Axolotl (Ambystoma mexicanum)The remarkable axolotl (Ambystoma mexicanum) is part of the family of ‘mole salamanders’, but exhibits an unusual and extreme trait known as neoteny, or paedomorphosis. This is the retention of larval stage characteristics throughout life, so axolotls usually never fully resemble an adult salamander. Unlike other amphibians, most axolotl fail to metamorphose, living permanently in water. Although it does develop lungs, the axolotl’s most bizarre feature is its retention of its branch-like gills. These are external projections from the neck on each side of the head. Each side has three branches covered with feathery filaments which increase the surface area for gas exchange. The axolotl has a long, slim and darkly coloured body, and short legs, with four digits on the front feet and five digits on the hind feet. Albino individuals have been bred in captivity, but are not known to live in the wild.
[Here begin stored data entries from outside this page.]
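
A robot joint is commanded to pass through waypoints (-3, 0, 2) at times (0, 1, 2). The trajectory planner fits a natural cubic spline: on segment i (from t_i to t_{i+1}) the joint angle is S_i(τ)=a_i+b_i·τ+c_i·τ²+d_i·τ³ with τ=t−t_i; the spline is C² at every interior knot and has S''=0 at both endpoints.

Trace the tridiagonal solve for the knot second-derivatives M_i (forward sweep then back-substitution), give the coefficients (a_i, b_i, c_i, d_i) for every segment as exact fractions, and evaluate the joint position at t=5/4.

Δ: Δ0=3, Δ1=2
row 1: diag=4, rhs=-6; c'=1/4, d'=-3/2
back: M1=-3/2
M: M0=0, M1=-3/2, M2=0
seg 0: a=-3, c=M0/2=0, d=(M1−M0)/(6·1)=-1/4, b=Δ0−h0·(2M0+M1)/6=13/4
seg 1: a=0, c=M1/2=-3/4, d=(M2−M1)/(6·1)=1/4, b=Δ1−h1·(2M1+M2)/6=5/2
t_q=5/4 → seg 1, τ=1/4; S=0+5/2·τ+-3/4·τ²+1/4·τ³=149/256

  seg 0: a=-3 b=13/4 c=0 d=-1/4
  seg 1: a=0 b=5/2 c=-3/4 d=1/4
S(5/4) = 149/256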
The feature of the salamander that attracts most attention is its healing ability: the axolotl does not heal by scarring and is capable of the regeneration of entire lost appendages in a period of months, and, in certain cases, more vital structures. Some have indeed been found restoring the less vital parts of their brains. They can also readily accept transplants from other individuals, including eyes and parts of the brain—restoring these alien organs to full functionality. In some cases, axolotls have been known to repair a damaged limb, as well as regenerating an additional one, ending up with an extra appendage that makes them attractive to pet owners as a novelty. In metamorphosed individuals, however, the ability to regenerate is greatly diminished. The axolotl is therefore used as a model for the development of limbs in vertebrates.